Unfortunately, today’s traditional methods of fundraising demand an arms-length approach whether we like it or not. With mailing lists that reach into the tens of thousands if not millions, our only option is to communicate in mass to thousands of people who we will never meet in-person. The question we must ask ourselves is whether soliciting so many people is necessary in order to reach our fundraising goals. Are we so convinced that fewer, more intimate relationships would not yield more generous results?

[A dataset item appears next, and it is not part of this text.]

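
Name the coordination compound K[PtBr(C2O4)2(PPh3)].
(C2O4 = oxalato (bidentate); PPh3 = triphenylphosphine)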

An effective fundraiser believes that most of our arms-length techniques are only a means to a much greater end- that of drawing the donor into closer relationship with the organization. Every attempt should be made to prevent the donor from responding a 2nd time to an arms-length approach. For example, special events are at their worst guests are invited year after year, contribute as they may, and have absolutely no interaction with the organization until the following year. The experience becomes something similar to punching a clock – show up, write a check, and await your invitation for next year.